There are some limitations to this study. While other care models for genetic services that do not involve referral to genetic specialists exist, we did not assess these under the assumption that, as for other specialist services provided to cancer patients, genetic specialists is likely to provide the most optimal and comprehensive care for patients with suspected hereditary cancer. In addition, vast majority of studies included in this review were of cross-sectional design; it would be beneficial to conduct interventional studies to better assess referral based on physician knowledge and skills relating to factors important for referral of patients for cancer genetic services.
This review highlights the need for research into improving referral of high-risk individuals and their family members for genetic services. More educational efforts are needed for hereditary cancers, particularly for Lynch syndrome.

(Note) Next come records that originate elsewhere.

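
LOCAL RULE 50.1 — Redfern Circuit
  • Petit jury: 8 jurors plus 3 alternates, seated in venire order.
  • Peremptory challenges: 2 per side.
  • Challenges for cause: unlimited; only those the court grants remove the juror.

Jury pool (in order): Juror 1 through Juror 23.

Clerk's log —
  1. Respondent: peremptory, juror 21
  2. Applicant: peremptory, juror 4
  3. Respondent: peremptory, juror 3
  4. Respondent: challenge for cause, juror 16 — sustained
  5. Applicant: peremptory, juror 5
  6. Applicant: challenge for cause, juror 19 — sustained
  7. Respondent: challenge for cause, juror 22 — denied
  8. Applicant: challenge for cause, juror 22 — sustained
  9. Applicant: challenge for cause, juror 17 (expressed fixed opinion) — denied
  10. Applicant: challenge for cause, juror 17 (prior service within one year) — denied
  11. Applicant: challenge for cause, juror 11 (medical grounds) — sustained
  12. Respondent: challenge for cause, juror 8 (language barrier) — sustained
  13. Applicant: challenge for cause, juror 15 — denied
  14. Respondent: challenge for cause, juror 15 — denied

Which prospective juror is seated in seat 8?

Removed: #3, #4, #5, #8, #11, #16, #19, #21, #22. (#15, #17 stay — for-cause denied.)
Seating in order: seats 1–8 → #1, #2, #6, #7, #9, #10, #12, #13; alternates → #14, #15, #17.
So seat 8 is #13.

13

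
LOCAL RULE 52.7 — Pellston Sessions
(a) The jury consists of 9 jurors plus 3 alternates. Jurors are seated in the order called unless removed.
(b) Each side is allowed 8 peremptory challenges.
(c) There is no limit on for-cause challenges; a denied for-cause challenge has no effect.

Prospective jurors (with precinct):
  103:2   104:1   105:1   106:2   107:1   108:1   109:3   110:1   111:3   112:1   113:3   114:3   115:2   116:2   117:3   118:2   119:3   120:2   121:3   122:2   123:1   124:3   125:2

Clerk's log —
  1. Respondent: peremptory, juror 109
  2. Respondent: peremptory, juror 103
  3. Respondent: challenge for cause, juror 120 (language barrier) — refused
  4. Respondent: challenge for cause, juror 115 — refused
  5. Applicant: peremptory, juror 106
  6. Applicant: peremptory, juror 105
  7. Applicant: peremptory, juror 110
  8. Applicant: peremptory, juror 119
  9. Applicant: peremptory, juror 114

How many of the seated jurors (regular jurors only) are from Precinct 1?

Removed: #103, #105, #106, #109, #110, #114, #119.
Seated jurors 1–9: #104, #107, #108, #111, #112, #113, #115, #116, #117 (alternates #118, #120, #121 not counted).
Of those, in Precinct 1: #104, #107, #108, #112 → 4.

4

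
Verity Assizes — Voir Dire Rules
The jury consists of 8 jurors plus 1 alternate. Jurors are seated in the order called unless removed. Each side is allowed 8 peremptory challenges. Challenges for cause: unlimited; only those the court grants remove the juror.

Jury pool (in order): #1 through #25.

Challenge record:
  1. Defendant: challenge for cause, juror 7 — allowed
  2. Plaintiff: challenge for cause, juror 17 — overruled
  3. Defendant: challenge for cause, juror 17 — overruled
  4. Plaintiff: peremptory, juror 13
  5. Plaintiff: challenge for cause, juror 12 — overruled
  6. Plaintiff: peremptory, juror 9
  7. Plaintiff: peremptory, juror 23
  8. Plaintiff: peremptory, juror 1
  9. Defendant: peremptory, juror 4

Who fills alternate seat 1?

14

Removed: #1, #4, #7, #9, #13, #23. (#12, #17 stay — for-cause denied.)
Filling seats in venire order through position 9: #2, #3, #5, #6, #8, #10, #11, #12, #14.
So alternate 1 is #14.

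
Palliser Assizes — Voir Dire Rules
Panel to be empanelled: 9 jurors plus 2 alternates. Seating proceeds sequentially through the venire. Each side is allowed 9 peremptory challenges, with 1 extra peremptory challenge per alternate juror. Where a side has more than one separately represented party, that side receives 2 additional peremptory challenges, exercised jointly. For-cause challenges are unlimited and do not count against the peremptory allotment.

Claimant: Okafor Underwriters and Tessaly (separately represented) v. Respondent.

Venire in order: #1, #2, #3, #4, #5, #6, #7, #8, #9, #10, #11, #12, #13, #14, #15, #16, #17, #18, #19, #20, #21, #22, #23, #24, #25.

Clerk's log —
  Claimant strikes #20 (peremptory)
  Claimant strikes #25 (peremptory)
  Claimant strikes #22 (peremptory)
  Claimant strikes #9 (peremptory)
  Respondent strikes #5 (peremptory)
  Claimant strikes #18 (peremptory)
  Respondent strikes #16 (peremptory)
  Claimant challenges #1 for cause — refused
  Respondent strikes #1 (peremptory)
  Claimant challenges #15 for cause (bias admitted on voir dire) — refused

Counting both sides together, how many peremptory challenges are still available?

Claimant allotment: 9 base + 1 × 2 alternates + 2 multi-party = 13. Respondent allotment: 9 base + 1 × 2 alternates = 11.
Claimant peremptories used: #20, #25, #22, #9, #18 — 5 (for-cause on #1, #15 don't count).
Respondent peremptories used: #5, #16, #1 — 3.
Remaining: (13 − 5) + (11 − 3) = 16.

16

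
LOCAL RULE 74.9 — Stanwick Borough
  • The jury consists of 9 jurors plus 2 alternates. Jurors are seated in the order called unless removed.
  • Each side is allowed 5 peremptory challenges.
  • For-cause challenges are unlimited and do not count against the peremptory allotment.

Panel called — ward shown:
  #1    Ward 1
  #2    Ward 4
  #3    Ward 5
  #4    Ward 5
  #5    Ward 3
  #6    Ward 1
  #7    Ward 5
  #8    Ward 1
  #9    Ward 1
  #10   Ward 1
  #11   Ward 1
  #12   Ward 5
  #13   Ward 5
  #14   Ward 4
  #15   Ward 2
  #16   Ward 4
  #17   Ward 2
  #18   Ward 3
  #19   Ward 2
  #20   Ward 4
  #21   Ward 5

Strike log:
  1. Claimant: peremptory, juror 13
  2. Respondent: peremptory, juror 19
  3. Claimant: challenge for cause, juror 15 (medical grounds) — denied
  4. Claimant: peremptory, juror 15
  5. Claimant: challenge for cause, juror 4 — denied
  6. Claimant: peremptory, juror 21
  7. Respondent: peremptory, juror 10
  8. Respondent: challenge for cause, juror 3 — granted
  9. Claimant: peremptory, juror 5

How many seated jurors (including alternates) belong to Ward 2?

Removed: #3, #5, #10, #13, #15, #19, #21.
Seated (11 incl. alternates): #1, #2, #4, #6, #7, #8, #9, #11, #12, #14, #16.
None of those are in Ward 2 → 0.

0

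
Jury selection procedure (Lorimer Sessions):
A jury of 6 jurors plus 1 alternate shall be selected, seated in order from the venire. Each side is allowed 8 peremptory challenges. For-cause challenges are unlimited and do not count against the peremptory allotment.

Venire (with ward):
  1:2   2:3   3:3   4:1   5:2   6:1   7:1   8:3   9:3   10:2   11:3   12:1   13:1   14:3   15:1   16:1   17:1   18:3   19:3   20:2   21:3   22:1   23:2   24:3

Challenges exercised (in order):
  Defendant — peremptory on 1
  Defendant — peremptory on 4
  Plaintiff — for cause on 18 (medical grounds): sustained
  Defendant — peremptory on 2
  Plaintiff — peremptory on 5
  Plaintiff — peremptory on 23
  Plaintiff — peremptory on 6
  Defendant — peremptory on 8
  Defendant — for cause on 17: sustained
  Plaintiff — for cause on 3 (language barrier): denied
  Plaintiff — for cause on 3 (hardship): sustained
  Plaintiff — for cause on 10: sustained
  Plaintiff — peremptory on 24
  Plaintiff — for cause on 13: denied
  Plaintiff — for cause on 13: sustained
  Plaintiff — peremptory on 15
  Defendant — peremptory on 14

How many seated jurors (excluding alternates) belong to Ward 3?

Removed: #1, #2, #3, #4, #5, #6, #8, #10, #13, #14, #15, #17, #18, #23, #24.
Seated jurors 1–6: #7, #9, #11, #12, #16, #19 (alternates #20 not counted).
Of those, in Ward 3: #9, #11, #19 → 3.

3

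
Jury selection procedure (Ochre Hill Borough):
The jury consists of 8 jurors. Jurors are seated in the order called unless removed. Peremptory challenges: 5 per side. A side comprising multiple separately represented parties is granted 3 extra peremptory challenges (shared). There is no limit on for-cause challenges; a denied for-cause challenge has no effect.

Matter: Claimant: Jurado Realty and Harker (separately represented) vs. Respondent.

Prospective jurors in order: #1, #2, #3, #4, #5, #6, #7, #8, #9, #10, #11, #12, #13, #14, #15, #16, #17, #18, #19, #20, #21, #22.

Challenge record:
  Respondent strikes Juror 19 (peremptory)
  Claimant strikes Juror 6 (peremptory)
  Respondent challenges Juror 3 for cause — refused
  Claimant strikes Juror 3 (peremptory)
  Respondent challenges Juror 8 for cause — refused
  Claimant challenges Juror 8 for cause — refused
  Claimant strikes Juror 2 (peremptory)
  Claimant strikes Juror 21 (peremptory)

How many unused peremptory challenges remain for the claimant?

4

Claimant allotment: 5 base + 3 multi-party = 8.
Claimant peremptories used: #6, #3, #2, #21 — 4 (the for-cause on #8 doesn't count).
Remaining: 8 − 4 = 4.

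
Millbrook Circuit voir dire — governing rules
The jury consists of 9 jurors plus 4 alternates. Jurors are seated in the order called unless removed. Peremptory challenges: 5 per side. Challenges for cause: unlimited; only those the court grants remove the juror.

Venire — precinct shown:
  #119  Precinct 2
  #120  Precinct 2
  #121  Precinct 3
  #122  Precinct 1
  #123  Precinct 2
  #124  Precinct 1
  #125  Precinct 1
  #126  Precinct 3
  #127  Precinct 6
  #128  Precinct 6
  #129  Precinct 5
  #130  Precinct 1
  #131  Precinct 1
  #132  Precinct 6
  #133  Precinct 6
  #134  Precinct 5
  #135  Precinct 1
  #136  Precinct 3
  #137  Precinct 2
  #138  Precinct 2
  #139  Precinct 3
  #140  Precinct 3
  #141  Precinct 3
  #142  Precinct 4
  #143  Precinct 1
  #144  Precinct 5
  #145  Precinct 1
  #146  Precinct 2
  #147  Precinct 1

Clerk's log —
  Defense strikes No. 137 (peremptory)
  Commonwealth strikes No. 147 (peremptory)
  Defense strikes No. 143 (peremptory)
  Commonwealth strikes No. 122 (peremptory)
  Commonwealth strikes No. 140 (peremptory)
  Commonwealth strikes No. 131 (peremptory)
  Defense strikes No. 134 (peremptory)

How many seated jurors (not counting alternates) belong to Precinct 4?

Removed: #122, #131, #134, #137, #140, #143, #147.
Seated jurors 1–9: #119, #120, #121, #123, #124, #125, #126, #127, #128 (alternates #129, #130, #132, #133 not counted).
None of those are in Precinct 4 → 0.

0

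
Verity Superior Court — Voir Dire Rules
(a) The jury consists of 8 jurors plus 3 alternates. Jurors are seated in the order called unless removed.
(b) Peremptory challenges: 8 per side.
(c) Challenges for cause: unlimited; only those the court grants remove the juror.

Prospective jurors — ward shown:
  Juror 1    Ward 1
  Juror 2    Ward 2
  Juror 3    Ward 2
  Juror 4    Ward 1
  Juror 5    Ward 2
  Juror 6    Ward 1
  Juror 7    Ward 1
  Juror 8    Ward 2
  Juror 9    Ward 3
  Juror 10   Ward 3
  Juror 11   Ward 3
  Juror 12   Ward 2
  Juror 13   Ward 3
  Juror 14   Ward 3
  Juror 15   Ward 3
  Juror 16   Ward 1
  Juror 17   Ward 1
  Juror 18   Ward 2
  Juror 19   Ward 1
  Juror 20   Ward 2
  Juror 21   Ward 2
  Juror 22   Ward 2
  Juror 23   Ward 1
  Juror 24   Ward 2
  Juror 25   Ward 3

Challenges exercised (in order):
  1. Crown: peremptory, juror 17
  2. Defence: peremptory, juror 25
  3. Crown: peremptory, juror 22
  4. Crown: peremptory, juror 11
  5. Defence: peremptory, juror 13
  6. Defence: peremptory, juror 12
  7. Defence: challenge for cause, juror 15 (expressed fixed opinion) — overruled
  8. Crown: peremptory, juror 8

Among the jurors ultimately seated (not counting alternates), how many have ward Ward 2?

3

Removed: #8, #11, #12, #13, #17, #22, #25.
Seated jurors 1–8: #1, #2, #3, #4, #5, #6, #7, #9 (alternates #10, #14, #15 not counted).
Of those, in Ward 2: #2, #3, #5 → 3.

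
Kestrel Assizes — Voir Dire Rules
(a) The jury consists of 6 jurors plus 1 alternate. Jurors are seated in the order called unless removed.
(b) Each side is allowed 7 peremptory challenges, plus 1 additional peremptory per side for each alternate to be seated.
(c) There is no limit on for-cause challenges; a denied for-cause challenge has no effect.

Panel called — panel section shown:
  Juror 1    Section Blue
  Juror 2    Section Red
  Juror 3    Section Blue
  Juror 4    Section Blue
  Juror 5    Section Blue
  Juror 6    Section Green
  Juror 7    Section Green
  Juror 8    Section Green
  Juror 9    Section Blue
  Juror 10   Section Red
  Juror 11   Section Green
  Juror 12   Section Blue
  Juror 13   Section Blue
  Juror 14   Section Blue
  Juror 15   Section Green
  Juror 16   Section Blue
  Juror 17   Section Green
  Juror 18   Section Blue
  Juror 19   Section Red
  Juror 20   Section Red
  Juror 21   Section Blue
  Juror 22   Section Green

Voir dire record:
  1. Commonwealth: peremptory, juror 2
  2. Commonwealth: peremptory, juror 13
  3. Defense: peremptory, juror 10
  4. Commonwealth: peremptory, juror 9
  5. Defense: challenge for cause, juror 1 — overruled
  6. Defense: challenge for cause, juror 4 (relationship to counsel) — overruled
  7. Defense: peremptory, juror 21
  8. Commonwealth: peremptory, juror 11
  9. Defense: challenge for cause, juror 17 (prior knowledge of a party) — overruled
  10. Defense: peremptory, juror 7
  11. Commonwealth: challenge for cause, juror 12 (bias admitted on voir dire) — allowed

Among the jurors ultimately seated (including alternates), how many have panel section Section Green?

2

Removed: #2, #7, #9, #10, #11, #12, #13, #21.
Seated (7 incl. alternates): #1, #3, #4, #5, #6, #8, #14.
Of those, in Section Green: #6, #8 → 2.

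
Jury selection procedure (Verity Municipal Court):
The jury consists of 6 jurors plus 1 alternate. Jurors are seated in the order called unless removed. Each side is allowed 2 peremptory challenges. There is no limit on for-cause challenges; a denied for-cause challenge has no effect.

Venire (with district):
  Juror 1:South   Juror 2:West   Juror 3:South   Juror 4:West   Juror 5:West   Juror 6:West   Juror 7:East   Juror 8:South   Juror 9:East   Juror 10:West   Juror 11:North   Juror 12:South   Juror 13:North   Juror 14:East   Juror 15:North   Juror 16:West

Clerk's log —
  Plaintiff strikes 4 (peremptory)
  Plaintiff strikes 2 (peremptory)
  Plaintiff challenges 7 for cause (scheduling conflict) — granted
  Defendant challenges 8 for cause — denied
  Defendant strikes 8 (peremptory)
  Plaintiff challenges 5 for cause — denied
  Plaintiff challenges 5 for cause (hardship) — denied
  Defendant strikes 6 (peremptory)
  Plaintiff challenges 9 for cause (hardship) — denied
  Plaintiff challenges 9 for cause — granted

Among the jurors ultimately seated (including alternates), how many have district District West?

2

Removed: #2, #4, #6, #7, #8, #9.
Seated (7 incl. alternates): #1, #3, #5, #10, #11, #12, #13.
Of those, in District West: #5, #10 → 2.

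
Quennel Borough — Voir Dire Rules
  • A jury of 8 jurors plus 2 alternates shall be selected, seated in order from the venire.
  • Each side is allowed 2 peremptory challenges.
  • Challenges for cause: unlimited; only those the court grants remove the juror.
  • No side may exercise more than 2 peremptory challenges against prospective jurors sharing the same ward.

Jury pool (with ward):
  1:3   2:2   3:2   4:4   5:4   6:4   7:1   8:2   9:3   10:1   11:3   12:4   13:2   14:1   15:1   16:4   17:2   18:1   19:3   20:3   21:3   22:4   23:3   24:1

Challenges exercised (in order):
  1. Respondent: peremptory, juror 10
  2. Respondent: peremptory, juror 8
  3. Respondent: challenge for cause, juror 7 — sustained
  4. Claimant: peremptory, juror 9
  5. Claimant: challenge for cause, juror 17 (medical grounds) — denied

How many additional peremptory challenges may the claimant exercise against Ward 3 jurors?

1

Claimant peremptories so far: #9 — 1 of 2 used, 1 left overall.
Against Ward 3: #9 — 1 used; per-ward cap 2 leaves 1.
Binding limit: min(1, 1) = 1.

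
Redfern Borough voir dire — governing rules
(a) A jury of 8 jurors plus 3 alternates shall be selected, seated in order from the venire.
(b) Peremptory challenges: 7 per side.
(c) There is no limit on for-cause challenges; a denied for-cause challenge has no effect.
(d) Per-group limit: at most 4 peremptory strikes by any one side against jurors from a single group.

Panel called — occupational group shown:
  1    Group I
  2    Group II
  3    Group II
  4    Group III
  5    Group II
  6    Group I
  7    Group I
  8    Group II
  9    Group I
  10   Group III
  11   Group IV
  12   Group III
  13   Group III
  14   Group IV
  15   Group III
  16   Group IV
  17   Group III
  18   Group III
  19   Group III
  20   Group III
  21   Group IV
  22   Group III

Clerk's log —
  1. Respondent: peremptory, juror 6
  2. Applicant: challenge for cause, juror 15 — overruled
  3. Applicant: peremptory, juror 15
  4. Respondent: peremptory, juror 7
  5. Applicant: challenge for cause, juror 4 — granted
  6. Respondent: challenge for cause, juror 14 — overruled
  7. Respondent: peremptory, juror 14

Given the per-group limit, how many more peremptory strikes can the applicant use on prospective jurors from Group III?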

Clear referral guidelines and integration of a computerized family history tool with a built-in decision support to prompt physicians when a referral is warranted may improve referral of possible mutation carriers for genetic services. Increased collaboration among general practitioners, specialists and medical genetic specialists may also improve referral and clinical management of at-risk patients, and their family members, who would ultimately benefit from a genetic consultation or testing.
Authors would like to thank Lars Eriksson, health sciences librarian, for his assistance with the literature search.